O error in persona não é um caso de aberratio, e sim de confusão por parte do autor com outra pessoa, é o que assinalava Welzel[25]. Com isso ele queria dizer que, diferentemente dos casos de aberratio, em se tratando desta espécie de erro, a execução do crime considera-se perfeita, pois há o resultado morte alcançado. Em suma: o agente de fato pretendia matar e matou. Essa é, para nós, a diferença entre o erro sobre a execução e o erro sobre a pessoa. No primeiro, o sujeito ativo sabe exatamente quem ele quer atingir (tem perfeita compreensão de quem é seu alvo), mas erra o disparo. No segundo caso, objeto de nosso estudo, o agente tem a mira precisa, mas se equivoca quanto ao seu alvo.[26]
Sem embargo, portanto, o erro na representação mental do agente, que se confunde com a identidade da vítima que quer atingir, atingindo, desse modo, pessoa diversa da pretendida.

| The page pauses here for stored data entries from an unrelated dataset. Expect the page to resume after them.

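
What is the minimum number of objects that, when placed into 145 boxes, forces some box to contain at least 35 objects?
n = (35 − 1)·145 + 1 = 4931

By the generalised pigeonhole principle, to guarantee some box contains ≥ r objects we need more than (r − 1) · k objects total. Threshold: n = (r − 1) · k + 1. With r = 35 and k = 145: n = 34 · 145 + 1 = 4930 + 1 = 4931. For n = 4930 = 34 · 145, we can put exactly 34 objects in every box, avoiding 35 in any single one — so 4931 is tight.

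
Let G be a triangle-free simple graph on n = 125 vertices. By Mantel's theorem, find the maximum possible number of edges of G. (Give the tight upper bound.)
ex(125, K_3) = ⌊125^2/4⌋ = 3906

Mantel (1907): a triangle-free graph on n vertices has at most ⌊n^2/4⌋ edges, with equality for the complete bipartite graph K_{⌊n/2⌋, ⌈n/2⌉}. For n = 125: ⌊125^2/4⌋ = ⌊15625/4⌋ = 3906. The extremal graph is K_{62, 63}, which has 62·63 = 3906 edges.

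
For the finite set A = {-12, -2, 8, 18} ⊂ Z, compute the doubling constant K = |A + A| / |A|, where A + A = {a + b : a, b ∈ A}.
K = |A + A| / |A| = 7/4

Enumerate A + A = {a + b : a, b ∈ A}. With |A| = 4, there are |A|^2 = 16 ordered sum pairs; collecting distinct values, A + A = {-24, -14, -4, 6, 16, 26, 36}, so |A + A| = 7. Thus K = 7/4. Here |A + A| = 2|A| − 1 = 7, the minimum possible — so K = 7/4 is minimal, which holds iff A is an arithmetic progression.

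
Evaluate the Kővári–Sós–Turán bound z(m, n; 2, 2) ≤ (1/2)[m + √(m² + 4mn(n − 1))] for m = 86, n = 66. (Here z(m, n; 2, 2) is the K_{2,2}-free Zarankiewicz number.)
z(86, 66; 2, 2) ≤ (1/2)[86 + √(86² + 4·86·66·65)] = (1/2)[86 + √1483156] = 651.9245

Kővári–Sós–Turán: let r_1, ..., r_86 be the row sums and z = Σ r_i the total number of 1s. Each pair of columns can share at most one row with both entries 1 (else a 2×2 all-ones block appears), so Σ_i C(r_i, 2) ≤ C(66, 2) = 2145. By convexity Σ_i C(r_i, 2) ≥ 86·C(z/86, 2) = z(z − 86)/(2·86), giving z² − 86z − 86·66·65 ≤ 0 and hence z ≤ (1/2)[86 + √(7396 + 4·368940)] = (1/2)[86 + √1483156] ≈ (1/2)(86 + 1217.8489) = 651.9245.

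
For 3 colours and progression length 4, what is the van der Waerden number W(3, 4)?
W(3, 4) = 293

W(3, 4) = 293. The lower bound W(3, 4) > 292 comes from an explicit good 3-colouring of [1, 292]; the upper bound W(3, 4) ≤ 293 was verified by exhaustive search over 3-colourings of [1, 293].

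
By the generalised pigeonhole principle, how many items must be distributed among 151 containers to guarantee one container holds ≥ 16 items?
n = (16 − 1)·151 + 1 = 2266

By the generalised pigeonhole principle, to guarantee some box contains ≥ r objects we need more than (r − 1) · k objects total. Threshold: n = (r − 1) · k + 1. With r = 16 and k = 151: n = 15 · 151 + 1 = 2265 + 1 = 2266. For n = 2265 = 15 · 151, we can put exactly 15 objects in every box, avoiding 16 in any single one — so 2266 is tight.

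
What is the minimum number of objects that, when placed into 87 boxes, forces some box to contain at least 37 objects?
n = (37 − 1)·87 + 1 = 3133

By the generalised pigeonhole principle, to guarantee some box contains ≥ r objects we need more than (r − 1) · k objects total. Threshold: n = (r − 1) · k + 1. With r = 37 and k = 87: n = 36 · 87 + 1 = 3132 + 1 = 3133. For n = 3132 = 36 · 87, we can put exactly 36 objects in every box, avoiding 37 in any single one — so 3133 is tight.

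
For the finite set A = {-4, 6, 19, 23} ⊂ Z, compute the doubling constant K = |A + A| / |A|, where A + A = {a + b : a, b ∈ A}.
K = |A + A| / |A| = 10/4 = 5/2

Enumerate A + A = {a + b : a, b ∈ A}. With |A| = 4, there are |A|^2 = 16 ordered sum pairs; collecting distinct values, A + A = {-8, 2, 12, 15, 19, 25, 29, 38, 42, 46}, so |A + A| = 10. Thus K = 10/4 = 5/2. For comparison, the minimum possible |A + A| over all 4-element sets is 2·4 − 1 = 7 (so min K = 7/4), attained only by arithmetic progressions.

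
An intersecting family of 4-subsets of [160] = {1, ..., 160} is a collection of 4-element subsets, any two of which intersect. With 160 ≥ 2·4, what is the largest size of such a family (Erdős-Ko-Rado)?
max |F| = C(159, 3) = 657359

The Erdős-Ko-Rado theorem states: for n ≥ 2k, an intersecting family of k-subsets of an n-element set has size at most C(n − 1, k − 1), with equality for 'star' families {A ⊆ [n] : |A| = k, i ∈ A} (fix an element i). For n = 160, k = 4: C(159, 3) = 657359.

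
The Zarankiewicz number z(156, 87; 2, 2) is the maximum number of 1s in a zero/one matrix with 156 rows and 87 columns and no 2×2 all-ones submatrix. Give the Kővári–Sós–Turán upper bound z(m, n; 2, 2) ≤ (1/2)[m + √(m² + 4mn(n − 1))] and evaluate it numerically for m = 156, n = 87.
z(156, 87; 2, 2) ≤ (1/2)[156 + √(156² + 4·156·87·86)] = (1/2)[156 + √4693104] = 1161.1787

Kővári–Sós–Turán: let r_1, ..., r_156 be the row sums and z = Σ r_i the total number of 1s. Each pair of columns can share at most one row with both entries 1 (else a 2×2 all-ones block appears), so Σ_i C(r_i, 2) ≤ C(87, 2) = 3741. By convexity Σ_i C(r_i, 2) ≥ 156·C(z/156, 2) = z(z − 156)/(2·156), giving z² − 156z − 156·87·86 ≤ 0 and hence z ≤ (1/2)[156 + √(24336 + 4·1167192)] = (1/2)[156 + √4693104] ≈ (1/2)(156 + 2166.3573) = 1161.1787.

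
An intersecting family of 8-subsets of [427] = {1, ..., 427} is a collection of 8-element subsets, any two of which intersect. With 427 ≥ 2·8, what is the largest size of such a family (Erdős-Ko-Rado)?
max |F| = C(426, 7) = 480748628424600

The Erdős-Ko-Rado theorem states: for n ≥ 2k, an intersecting family of k-subsets of an n-element set has size at most C(n − 1, k − 1), with equality for 'star' families {A ⊆ [n] : |A| = k, i ∈ A} (fix an element i). For n = 427, k = 8: C(426, 7) = 480748628424600.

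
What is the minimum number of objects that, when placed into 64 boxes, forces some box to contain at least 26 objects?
n = (26 − 1)·64 + 1 = 1601

By the generalised pigeonhole principle, to guarantee some box contains ≥ r objects we need more than (r − 1) · k objects total. Threshold: n = (r − 1) · k + 1. With r = 26 and k = 64: n = 25 · 64 + 1 = 1600 + 1 = 1601. For n = 1600 = 25 · 64, we can put exactly 25 objects in every box, avoiding 26 in any single one — so 1601 is tight.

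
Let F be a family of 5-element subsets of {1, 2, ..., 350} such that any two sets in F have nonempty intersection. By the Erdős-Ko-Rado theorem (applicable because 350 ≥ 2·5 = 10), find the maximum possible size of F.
max |F| = C(349, 4) = 607573751

The Erdős-Ko-Rado theorem states: for n ≥ 2k, an intersecting family of k-subsets of an n-element set has size at most C(n − 1, k − 1), with equality for 'star' families {A ⊆ [n] : |A| = k, i ∈ A} (fix an element i). For n = 350, k = 5: C(349, 4) = 607573751.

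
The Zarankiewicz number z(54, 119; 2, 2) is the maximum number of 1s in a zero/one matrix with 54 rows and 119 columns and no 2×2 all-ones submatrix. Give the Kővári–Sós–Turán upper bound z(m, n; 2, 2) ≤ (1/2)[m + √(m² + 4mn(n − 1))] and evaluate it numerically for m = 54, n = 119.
z(54, 119; 2, 2) ≤ (1/2)[54 + √(54² + 4·54·119·118)] = (1/2)[54 + √3035988] = 898.2043

Kővári–Sós–Turán: let r_1, ..., r_54 be the row sums and z = Σ r_i the total number of 1s. Each pair of columns can share at most one row with both entries 1 (else a 2×2 all-ones block appears), so Σ_i C(r_i, 2) ≤ C(119, 2) = 7021. By convexity Σ_i C(r_i, 2) ≥ 54·C(z/54, 2) = z(z − 54)/(2·54), giving z² − 54z − 54·119·118 ≤ 0 and hence z ≤ (1/2)[54 + √(2916 + 4·758268)] = (1/2)[54 + √3035988] ≈ (1/2)(54 + 1742.4087) = 898.2043.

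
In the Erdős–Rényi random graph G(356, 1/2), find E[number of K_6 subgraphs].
E[# K_6] = C(356, 6) · (1/2)^C(6, 2) = 2710026901296 / 2^15 = 169376681331/2048 ≈ 82703457.681152

For each 6-subset S of vertices (there are C(356, 6) = 2710026901296 such S), let X_S = 1 if S induces a K_6 (all C(6, 2) = 15 edges present). Then P(X_S = 1) = (1/2)^15 = 1/32768. By linearity of expectation, E[# K_6] = C(356, 6) · (1/2)^15 = 2710026901296 / 32768 = 169376681331/2048 ≈ 82703457.681152.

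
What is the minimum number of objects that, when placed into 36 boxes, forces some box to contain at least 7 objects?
n = (7 − 1)·36 + 1 = 217

By the generalised pigeonhole principle, to guarantee some box contains ≥ r objects we need more than (r − 1) · k objects total. Threshold: n = (r − 1) · k + 1. With r = 7 and k = 36: n = 6 · 36 + 1 = 216 + 1 = 217. For n = 216 = 6 · 36, we can put exactly 6 objects in every box, avoiding 7 in any single one — so 217 is tight.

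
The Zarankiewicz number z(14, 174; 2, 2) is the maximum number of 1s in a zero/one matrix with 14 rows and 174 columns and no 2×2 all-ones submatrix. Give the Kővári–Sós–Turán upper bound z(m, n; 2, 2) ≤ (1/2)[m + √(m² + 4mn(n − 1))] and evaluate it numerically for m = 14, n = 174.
z(14, 174; 2, 2) ≤ (1/2)[14 + √(14² + 4·14·174·173)] = (1/2)[14 + √1685908] = 656.2126

Kővári–Sós–Turán: let r_1, ..., r_14 be the row sums and z = Σ r_i the total number of 1s. Each pair of columns can share at most one row with both entries 1 (else a 2×2 all-ones block appears), so Σ_i C(r_i, 2) ≤ C(174, 2) = 15051. By convexity Σ_i C(r_i, 2) ≥ 14·C(z/14, 2) = z(z − 14)/(2·14), giving z² − 14z − 14·174·173 ≤ 0 and hence z ≤ (1/2)[14 + √(196 + 4·421428)] = (1/2)[14 + √1685908] ≈ (1/2)(14 + 1298.4252) = 656.2126.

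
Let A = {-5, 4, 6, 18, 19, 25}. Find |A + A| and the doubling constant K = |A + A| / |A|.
K = |A + A| / |A| = 21/6 = 7/2

Enumerate A + A = {a + b : a, b ∈ A}. With |A| = 6, there are |A|^2 = 36 ordered sum pairs; collecting distinct values, A + A = {-10, -1, 1, 8, 10, 12, 13, 14, 20, 22, 23, 24, 25, 29, 31, 36, 37, 38, 43, 44, 50}, so |A + A| = 21. Thus K = 21/6 = 7/2. For comparison, the minimum possible |A + A| over all 6-element sets is 2·6 − 1 = 11 (so min K = 11/6), attained only by arithmetic progressions.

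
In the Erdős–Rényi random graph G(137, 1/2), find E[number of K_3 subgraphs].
E[# K_3] = C(137, 3) · (1/2)^C(3, 2) = 419220 / 2^3 = 104805/2 = 52402.5

For each 3-subset S of vertices (there are C(137, 3) = 419220 such S), let X_S = 1 if S induces a K_3 (all C(3, 2) = 3 edges present). Then P(X_S = 1) = (1/2)^3 = 1/8. By linearity of expectation, E[# K_3] = C(137, 3) · (1/2)^3 = 419220 / 8 = 104805/2 = 52402.5.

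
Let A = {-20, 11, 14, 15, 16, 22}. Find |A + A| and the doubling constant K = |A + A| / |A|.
K = |A + A| / |A| = 20/6 = 10/3

Enumerate A + A = {a + b : a, b ∈ A}. With |A| = 6, there are |A|^2 = 36 ordered sum pairs; collecting distinct values, A + A = {-40, -9, -6, -5, -4, 2, 22, 25, 26, 27, 28, 29, 30, 31, 32, 33, 36, 37, 38, 44}, so |A + A| = 20. Thus K = 20/6 = 10/3. For comparison, the minimum possible |A + A| over all 6-element sets is 2·6 − 1 = 11 (so min K = 11/6), attained only by arithmetic progressions.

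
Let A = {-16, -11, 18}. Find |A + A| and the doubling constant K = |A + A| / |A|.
K = |A + A| / |A| = 6/3 = 2

Enumerate A + A = {a + b : a, b ∈ A}. With |A| = 3, there are |A|^2 = 9 ordered sum pairs; collecting distinct values, A + A = {-32, -27, -22, 2, 7, 36}, so |A + A| = 6. Thus K = 6/3 = 2. For comparison, the minimum possible |A + A| over all 3-element sets is 2·3 − 1 = 5 (so min K = 5/3), attained only by arithmetic progressions.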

O chamado erro sobre a pessoa ou também chamado de error in persona é um erro de tipo acidental (também chamado de erro secundário), isto é, diferentemente do que ocorre com o erro essencial, o erro acidental incide sobre dados irrelevantes da figura típica. Como disciplina Damásio, erro de tipo acidental é o que não versa sobre elementos ou circunstâncias do crime, incidindo sobre dados acidentais do delito ou sobre a conduta de sua execução.[27]
Nesse jaez, o erro acidental, é considerado pela doutrina um erro não-essencial[28], sob o argumento de que o erro recai sobre questões secundárias e irrelevantes do tipo, e por essa razão, ele não exclui o dolo.
É dizer, o autor conhecia o caráter ilícito do fato, e por esse motivo, não se figura presente uma falsa interpretação da realidade, o autor sabe exatamente que está cometendo um crime. Por exemplo, o autor que quer matar alguém e põe em marcha seu plano, tem consciência, que está matando uma pessoa (tipo subjetivo), o que coincide com a descrição do tipo objetivo de homicídio (matar alguém, art. 121 do Código Penal brasileiro e art. 79 do Código Penal argentino).[29]
Nestes casos, o autor elabora um plano mental, coloca ele em marcha e finalmente, com sua conduta, obtém um resultado, só que por erro de identificação, o resultado alcança pessoa diversa da pretendida (para os casos de erro sobre a pessoa). Essa identificação errônea não tem o condão de excluir o dolo, visto que o plano do autor foi levado a cabo e somente não ocorreu como o esperado por puro erro[30].
Nas palavras de Magalhães Noronha, “com ou sem ele (erro), o crime existiria do mesmo modo”. [31],
Por essa razão, parte da doutrina entende adequado chamá-lo de erro acidental, visto que este erro não recai sobre circunstâncias elementares do tipo penal.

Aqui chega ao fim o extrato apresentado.